Jornal - "MISSÃO JOVEM"

Evangelização - Geral

Evangelização é o anúncio da Boa Nova que nos leva à comunhão e ao anseio de comunicar a todos os valores do Reino de Deus, vividos e proclamados por Jesus Cristo. É exigência da Evangelização o compromisso de promover a vida plena do próximo.

Jesus veio para “dar a vida” (Jo 10, 10). Isto significa a promessa de felicidade futura, mas também o empenho, já nessa vida, de manifestarmos o amor fraterno, garantindo ao próximo os benefícios espirituais e materiais de que necessita. Quem ama, ajuda!

REALIDADE

A Pastoral Social nos convoca para assegurarmos o desenvolvimento integral da pessoa. O zelo pela vida do próximo suscita e dinamiza toda pastoral social e expressa o compromisso de fraternidade cristã, fruto dos mandamentos do amor. Na raiz da Pastoral Social encontramos o olhar de fé em Cristo que nos revela a dignidade de cada pessoa humana, criada por amor e elevada à graça da filiação divina.

À luz da mesma fé, segue-se que o relacionamento entre as pessoas deverá alcançar o nível mais alto da fraternidade, com todos os valores do Reino:


"Os lideres são chamados à descobrir onde se encontram os irmãos mais carentes"

- a justiça, a partilha, o perdão, a concórdia e a paz. Aqui está o grande desafio para a Igreja e especialmente para os líderes: como explicar que nosso País tão marcado pelo ensinamento do Evangelho, apresente tamanha desigualdade social?

Basta considerar a distância entre a riqueza de poucos e a miséria de grande parte da população. Porque será que ainda não temos conseguido viver em coerência a fraternidade? Isto explica também o enfraquecimento da ação evangelizadora diante de outras religiões e a necessidade de, cada vez mais, unir fé e vida, pregação da doutrina e testemunho de justiça, solidariedade e partilha.

EXIGÊNCIAS

Aqui encontramos a exigência básica da Pastoral Social, a saber, a urgência de construirmos a sociedade justa, solidária e fraterna, a partir da conversão pessoal e do modo de vida evangélica. Diante da fome, da miséria, da multidão dos sem terra e sem teto, dos que não têm acesso ao trabalho, qual é a nossa atitude?

Se acreditamos que somos irmãos e irmãs, a força de nossa fé deve nos levar a gestos concretos de partilha e doação. É este relacionamento fraterno que há de transformar a sociedade, marcada pelo egoísmo e esquecimento do próximo. Não basta a redistribuição dos bens materiais, é preciso mais. Temos que alcançar a verdadeira estima, respeito e amor fraternos que Jesus nos ensinou.
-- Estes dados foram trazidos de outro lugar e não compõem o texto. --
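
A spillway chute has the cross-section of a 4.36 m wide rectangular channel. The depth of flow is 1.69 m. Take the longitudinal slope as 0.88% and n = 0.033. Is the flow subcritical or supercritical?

Flow area A = b·y = 4.36 × 1.69 = 7.368 m². Wetted perimeter P = b + 2y = 4.36 + 2×1.69 = 7.74 m.
Hydraulic radius R = A/P = 7.368/7.74 = 0.952 m.
V = (1/n) R^(2/3) √S = (1/0.033) × 0.952^(2/3) × √0.0088 = 2.751 m/s. Hydraulic depth D_h = A/T = 7.368/4.36 = 1.69 m.
Froude number Fr = V/√(g·D_h) = 2.751/√(9.81×1.69) = 0.676, which is less than 1, so the flow is subcritical.

subcritical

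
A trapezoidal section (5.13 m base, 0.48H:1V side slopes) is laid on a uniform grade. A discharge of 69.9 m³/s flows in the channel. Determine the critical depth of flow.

y_c = 2.46 m

At critical depth, Q² T / (g A³) = 1, i.e. A³/T = Q²/g = 69.9²/9.81 = 498.1.
Trying y = 2.97 m: A³/T = 924.8 — high.
Trying y = 2.46 m: A³/T = 499.4 — matches.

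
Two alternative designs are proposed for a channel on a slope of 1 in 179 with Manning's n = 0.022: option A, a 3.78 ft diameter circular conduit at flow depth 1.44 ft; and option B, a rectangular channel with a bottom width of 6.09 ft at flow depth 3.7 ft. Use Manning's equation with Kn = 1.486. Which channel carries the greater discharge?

Channel A: For a circular section of diameter D = 3.78 ft at depth y = 1.44 ft, the central angle is θ = 2 arccos(1 − 2y/D) = 2.661 rad. Then A = (D²/8)(θ − sin θ) = 3.926 ft² and P = Dθ/2 = 5.029 ft. Hydraulic radius R = A/P = 3.926/5.029 = 0.7807 ft. Q_A = (1.486/0.022)·3.926·0.7807^(2/3)·√0.005587 = 16.81 ft³/s.
Channel B: Flow area A = b·y = 6.09 × 3.7 = 22.53 ft². Wetted perimeter P = b + 2y = 6.09 + 2×3.7 = 13.49 ft. Hydraulic radius R = A/P = 22.53/13.49 = 1.67 ft. Q_B = (1.486/0.022)·22.53·1.67^(2/3)·√0.005587 = 160.1 ft³/s.
Q_A = 16.81 ft³/s vs Q_B = 160.1 ft³/s, so channel B carries more.

channel B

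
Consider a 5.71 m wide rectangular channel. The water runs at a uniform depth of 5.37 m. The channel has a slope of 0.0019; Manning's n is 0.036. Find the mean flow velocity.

V = 1.83 m/s

Flow area A = b·y = 5.71 × 5.37 = 30.66 m². Wetted perimeter P = b + 2y = 5.71 + 2×5.37 = 16.45 m.
Hydraulic radius R = A/P = 30.66/16.45 = 1.864 m.
From Manning's equation, V = (1/n) R^(2/3) S^(1/2) = (1/0.036) × 1.864^(2/3) × 0.0019^(1/2) = 1.83 m/s.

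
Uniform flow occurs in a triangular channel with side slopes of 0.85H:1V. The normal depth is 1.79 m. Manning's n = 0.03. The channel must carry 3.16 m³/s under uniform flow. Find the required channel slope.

S = 0.00251

For a triangular section with side slope z = 0.85: A = zy² = 0.85×1.79² = 2.723 m²; P = 2y√(1+z²) = 2×1.79×1.312 = 4.699 m.
Hydraulic radius R = A/P = 2.723/4.699 = 0.5796 m.
From Manning's equation, S = [nQ / (1 A R^(2/3))]² = [0.03 × 3.16 / (1 × 2.723 × 0.5796^(2/3))]² = 0.00251.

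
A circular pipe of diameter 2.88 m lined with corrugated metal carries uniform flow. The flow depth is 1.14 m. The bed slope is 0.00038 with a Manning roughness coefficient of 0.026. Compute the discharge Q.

Q = 1.3 m³/s

For a circular section of diameter D = 2.88 m at depth y = 1.14 m, the central angle is θ = 2 arccos(1 − 2y/D) = 2.722 rad. Then A = (D²/8)(θ − sin θ) = 2.399 m² and P = Dθ/2 = 3.919 m.
Hydraulic radius R = A/P = 2.399/3.919 = 0.6122 m.
Manning's equation: Q = (1/n) A R^(2/3) S^(1/2) = (1/0.026) × 2.399 × 0.6122^(2/3) × 0.00038^(1/2) = 1.3 m³/s.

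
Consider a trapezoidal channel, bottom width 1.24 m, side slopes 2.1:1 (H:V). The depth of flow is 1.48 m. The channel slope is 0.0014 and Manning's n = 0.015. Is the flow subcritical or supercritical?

With bottom width b = 1.24 m and side slope z = 2.1: A = (b + zy)y = (1.24 + 2.1×1.48)×1.48 = 6.435 m²; P = b + 2y√(1+z²) = 1.24 + 2×1.48×2.326 = 8.125 m.
Hydraulic radius R = A/P = 6.435/8.125 = 0.792 m.
V = (1/n) R^(2/3) √S = (1/0.015) × 0.792^(2/3) × √0.0014 = 2.135 m/s. Hydraulic depth D_h = A/T = 6.435/7.456 = 0.8631 m.
Froude number Fr = V/√(g·D_h) = 2.135/√(9.81×0.8631) = 0.734, which is less than 1, so the flow is subcritical.

subcritical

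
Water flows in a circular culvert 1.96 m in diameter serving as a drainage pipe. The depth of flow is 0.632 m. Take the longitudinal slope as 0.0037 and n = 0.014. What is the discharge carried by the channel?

For a circular section of diameter D = 1.96 m at depth y = 0.632 m, the central angle is θ = 2 arccos(1 − 2y/D) = 2.416 rad. Then A = (D²/8)(θ − sin θ) = 0.8411 m² and P = Dθ/2 = 2.367 m.
Hydraulic radius R = A/P = 0.8411/2.367 = 0.3553 m.
Manning's equation: Q = (1/n) A R^(2/3) S^(1/2) = (1/0.014) × 0.8411 × 0.3553^(2/3) × 0.0037^(1/2) = 1.83 m³/s.

Q = 1.83 m³/s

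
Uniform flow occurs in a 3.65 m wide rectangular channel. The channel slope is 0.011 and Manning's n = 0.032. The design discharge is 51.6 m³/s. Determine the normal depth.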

É este amor que abre os horizontes dos vários setores da Pastoral Social:

- o amparo à criança e ao jovem, o cuidado dos enfermos e idosos, a solidariedade com os pobres e o empenho para que sejam sujeitos de sua promoção, a atenção humanitária aos encarcerados, aos migrantes e a todos que padecem privações, as lutas pelas políticas públicas, etc.

Jesus afirma:

- “Tive fome e me destes de comer” (Mt 25, 40), justamente para mostrar o valor de cada pessoa, com a qual ele se identifica e o serviço fraterno que nasce do amor.

SOMOS CONVOCADOS

Hoje, os líderes são chamados a descobrir, com maior zelo, onde se encontram os irmãos e irmãs mais carentes, para oferecer-lhes condições dignas de vida. Temos que identificá-los, perceber seus sofrimentos, convocar a comunidade e ir em auxílio de quem padece. Aprendamos com Maria, Mãe e Mestra, a perceber a necessidade do próximo e assumirmos com alegria o serviço dos irmãos.

Nas comunidades, precisa-se do empenho dos líderes, para a vivência da oração e da liturgia, o crescimento na fé e na doutrina, fortalecendo e dinamizando a prática da caridade que se manifesta nos múltiplos serviços da Pastoral Social. A sociedade solidária que todos almejamos neste mundo pluralista poderá receber seu mais válido incentivo e realização do testemunho da fraternidade cristã.